Thursday, February 4, 2010

REFUSING TREATMENT

A friend undergoing cancer treatment told me, “You know, this is pretty rough. In fact, it seems primitive to kill my cancer by almost killing me. I understand my doctors have my best interests at heart, but a hundred years from now today’s treatment will be considered really crude.” She went on to discuss the balance between the quality of her life and its abrasion by her treatment. “At some point,” she said, “I might just decide to stop my treatment.”

A few weeks ago, another friend with advanced cancer did exactly that. In our final conversation, while she was under intense treatment in the hospital, she said to me, “What would do me the most good now is just to go home.” She did, and died two days later with her family at her bedside.

I met another woman with stage 3 breast cancer about ten years ago, when she was just beginning her chemotherapy. After a single intravenous dose, she declared, “Wow, this definitely isn’t for me.” Her doctor encouraged her to at least get radiation. She tried that once, and pronounced the same verdict. I knew her over the next five or six years, as she led her life with no treatment at all. She did fine, as a matter of fact. I’ve lost track of her since.

What these people have in common, the issue of halting treatment, will arise in almost everyone who bears a life-threatening illness. Most don’t consider it until they realize, far down the road, that their life has gradually contracted down to numerous medical appointments and the tribulations of side effects. They begin to ask, “Am I really prolonging my life or simply prolonging my suffering?”

Common though this issue is, we don’t even have a name for it because it’s still semi-taboo. After all, who in their right mind wouldn’t keep treating their serious illness? Isn’t that giving up? A kind of suicide? A slap at one’s family?

Even given those criticisms, the issue persists. Like one man said, “I have to look at this. This is me we’re talking about.” Once we realize we’re in this situation, we recognize that we’re the only one who can resolve it. What makes it difficult is the wide panorama of advice from those around us, including practitioners and, most compellingly, relatives. 

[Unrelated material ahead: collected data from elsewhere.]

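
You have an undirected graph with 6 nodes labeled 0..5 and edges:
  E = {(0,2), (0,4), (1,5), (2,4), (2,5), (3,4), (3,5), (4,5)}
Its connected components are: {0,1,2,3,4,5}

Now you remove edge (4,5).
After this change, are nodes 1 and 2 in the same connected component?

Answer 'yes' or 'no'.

Answer: yes

Derivation:
Initial components: {0,1,2,3,4,5}
Removing edge (4,5): not a bridge — component count unchanged at 1.
New components: {0,1,2,3,4,5}
Are 1 and 2 in the same component? yes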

If we decide summarily to forego treatment, our doctors might feel like they’ve failed (don’t kid yourself: this is not uncommon among doctors). And relatives might feel we’re self-centeredly abandoning them. If this issue concerns me and I want to avoid unnecessary grief, then, I’d better have a thorough conversation with all involved.

1 comment:

  1. Jeff, just catching up on all your postings. Very timely, thought-provoking and important. Thanks for this. Hope it gets out to the world.